Today, the GE accounting-focused culture is a high profile embarrassment for all management training programs. Now the HBDI is back, and nearly all Fortune 100 companies are utilizing it.
It’s a welcome development. But I think today we also risk the same mistake as Welch in the 80’s, if we completely throw out his playbook and ignore quarterly results.
GE has embraced a culture of “all feedback matters,” and the entire organization is part of resuscitating industrial giant. They have collectively added back nearly half a trillion in market capitalization through an Eastern-oriented Kaizen culture, but they also produce results. It’s not a softer company — it’s more inclusive. But it’s still in turbo mode. It’s just that the “Tao,” has struck back.
The Tao Strikes Back
"The rigid and hard will be broken. The soft and yielding will overcome." -Tao Te Ching, Chapter 76
Herrmann’s test is back.
Much like the Tao Te Ching reads a bit like the wisdom of Yoda, we routinely overlook the wisdom of the master, and instead focus on the fight between the two sides.
But if I’ve discovered anything after trying what feels like all the management systems, is that it’s not about one way or another — as the Tao Te Ching would advise. Despite the fact that “Tao” stands for “the way,” in reading its text, it is very open to many perspectives, many ways. In fact, the eastern blend of more right-brain oriented Tao with left-brain oriented Confucianism ideas would balance a symbiosis that created the world’s first and most advanced mega economy.
It wasn’t one or the other, but both.
We have to have both sides to the GE story. We have to find balance. This is not a match between good and evil, right and wrong, accounting vs. culture — or rather, left vs. right. It’s about creating durable growth, innovation, and movements that last.

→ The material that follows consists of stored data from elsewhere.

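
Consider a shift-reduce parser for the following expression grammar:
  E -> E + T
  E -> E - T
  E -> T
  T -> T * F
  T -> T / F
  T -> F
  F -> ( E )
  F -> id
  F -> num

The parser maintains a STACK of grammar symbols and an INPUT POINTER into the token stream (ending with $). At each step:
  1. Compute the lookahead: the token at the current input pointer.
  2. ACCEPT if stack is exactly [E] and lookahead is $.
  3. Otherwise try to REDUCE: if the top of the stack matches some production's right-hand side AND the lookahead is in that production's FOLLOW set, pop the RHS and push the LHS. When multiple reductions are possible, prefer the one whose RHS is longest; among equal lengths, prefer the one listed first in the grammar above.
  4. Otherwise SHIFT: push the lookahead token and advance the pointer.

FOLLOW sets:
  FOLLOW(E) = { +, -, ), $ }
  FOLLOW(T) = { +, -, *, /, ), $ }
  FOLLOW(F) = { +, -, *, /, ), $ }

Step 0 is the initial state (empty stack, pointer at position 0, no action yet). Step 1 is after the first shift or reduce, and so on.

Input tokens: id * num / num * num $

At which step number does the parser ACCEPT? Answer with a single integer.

Answer: 17

Derivation:
Step 1: shift id. Stack=[id] ptr=1 lookahead=* remaining=[* num / num * num $]
Step 2: reduce F->id. Stack=[F] ptr=1 lookahead=* remaining=[* num / num * num $]
Step 3: reduce T->F. Stack=[T] ptr=1 lookahead=* remaining=[* num / num * num $]
Step 4: shift *. Stack=[T *] ptr=2 lookahead=num remaining=[num / num * num $]
Step 5: shift num. Stack=[T * num] ptr=3 lookahead=/ remaining=[/ num * num $]
Step 6: reduce F->num. Stack=[T * F] ptr=3 lookahead=/ remaining=[/ num * num $]
Step 7: reduce T->T * F. Stack=[T] ptr=3 lookahead=/ remaining=[/ num * num $]
Step 8: shift /. Stack=[T /] ptr=4 lookahead=num remaining=[num * num $]
Step 9: shift num. Stack=[T / num] ptr=5 lookahead=* remaining=[* num $]
Step 10: reduce F->num. Stack=[T / F] ptr=5 lookahead=* remaining=[* num $]
Step 11: reduce T->T / F. Stack=[T] ptr=5 lookahead=* remaining=[* num $]
Step 12: shift *. Stack=[T *] ptr=6 lookahead=num remaining=[num $]
Step 13: shift num. Stack=[T * num] ptr=7 lookahead=$ remaining=[$]
Step 14: reduce F->num. Stack=[T * F] ptr=7 lookahead=$ remaining=[$]
Step 15: reduce T->T * F. Stack=[T] ptr=7 lookahead=$ remaining=[$]
Step 16: reduce E->T. Stack=[E] ptr=7 lookahead=$ remaining=[$]
Step 17: accept. Stack=[E] ptr=7 lookahead=$ remaining=[$]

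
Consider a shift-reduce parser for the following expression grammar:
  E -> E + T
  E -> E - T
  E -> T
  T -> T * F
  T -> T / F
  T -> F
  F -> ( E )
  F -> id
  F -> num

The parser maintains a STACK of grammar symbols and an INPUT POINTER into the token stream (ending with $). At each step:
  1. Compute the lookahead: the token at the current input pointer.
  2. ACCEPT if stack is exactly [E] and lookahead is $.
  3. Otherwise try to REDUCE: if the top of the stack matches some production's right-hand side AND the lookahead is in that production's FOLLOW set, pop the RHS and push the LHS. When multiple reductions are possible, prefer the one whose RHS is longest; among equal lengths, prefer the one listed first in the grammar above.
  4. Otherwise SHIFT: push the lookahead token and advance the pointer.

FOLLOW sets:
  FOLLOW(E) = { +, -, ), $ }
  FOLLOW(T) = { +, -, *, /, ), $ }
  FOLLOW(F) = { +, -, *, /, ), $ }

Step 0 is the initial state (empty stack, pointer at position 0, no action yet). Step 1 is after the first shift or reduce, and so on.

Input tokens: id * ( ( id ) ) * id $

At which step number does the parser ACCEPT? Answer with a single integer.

Answer: 23

Derivation:
Step 1: shift id. Stack=[id] ptr=1 lookahead=* remaining=[* ( ( id ) ) * id $]
Step 2: reduce F->id. Stack=[F] ptr=1 lookahead=* remaining=[* ( ( id ) ) * id $]
Step 3: reduce T->F. Stack=[T] ptr=1 lookahead=* remaining=[* ( ( id ) ) * id $]
Step 4: shift *. Stack=[T *] ptr=2 lookahead=( remaining=[( ( id ) ) * id $]
Step 5: shift (. Stack=[T * (] ptr=3 lookahead=( remaining=[( id ) ) * id $]
Step 6: shift (. Stack=[T * ( (] ptr=4 lookahead=id remaining=[id ) ) * id $]
Step 7: shift id. Stack=[T * ( ( id] ptr=5 lookahead=) remaining=[) ) * id $]
Step 8: reduce F->id. Stack=[T * ( ( F] ptr=5 lookahead=) remaining=[) ) * id $]
Step 9: reduce T->F. Stack=[T * ( ( T] ptr=5 lookahead=) remaining=[) ) * id $]
Step 10: reduce E->T. Stack=[T * ( ( E] ptr=5 lookahead=) remaining=[) ) * id $]
Step 11: shift ). Stack=[T * ( ( E )] ptr=6 lookahead=) remaining=[) * id $]
Step 12: reduce F->( E ). Stack=[T * ( F] ptr=6 lookahead=) remaining=[) * id $]
Step 13: reduce T->F. Stack=[T * ( T] ptr=6 lookahead=) remaining=[) * id $]
Step 14: reduce E->T. Stack=[T * ( E] ptr=6 lookahead=) remaining=[) * id $]
Step 15: shift ). Stack=[T * ( E )] ptr=7 lookahead=* remaining=[* id $]
Step 16: reduce F->( E ). Stack=[T * F] ptr=7 lookahead=* remaining=[* id $]
Step 17: reduce T->T * F. Stack=[T] ptr=7 lookahead=* remaining=[* id $]
Step 18: shift *. Stack=[T *] ptr=8 lookahead=id remaining=[id $]
Step 19: shift id. Stack=[T * id] ptr=9 lookahead=$ remaining=[$]
Step 20: reduce F->id. Stack=[T * F] ptr=9 lookahead=$ remaining=[$]
Step 21: reduce T->T * F. Stack=[T] ptr=9 lookahead=$ remaining=[$]
Step 22: reduce E->T. Stack=[E] ptr=9 lookahead=$ remaining=[$]
Step 23: accept. Stack=[E] ptr=9 lookahead=$ remaining=[$]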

The only way that has ever happened is by enabling a highly diverse team that can go not just win in the world, but build it anew — each member honoring their own skill-set.
Or as the Tao te Ching advises: “The sage has no fixed mind; he takes as his own the mind of the people.”
The best builders have no fixed mind, or fixed view; they make room for other minds, other tools and other views. That is how they find the Tao.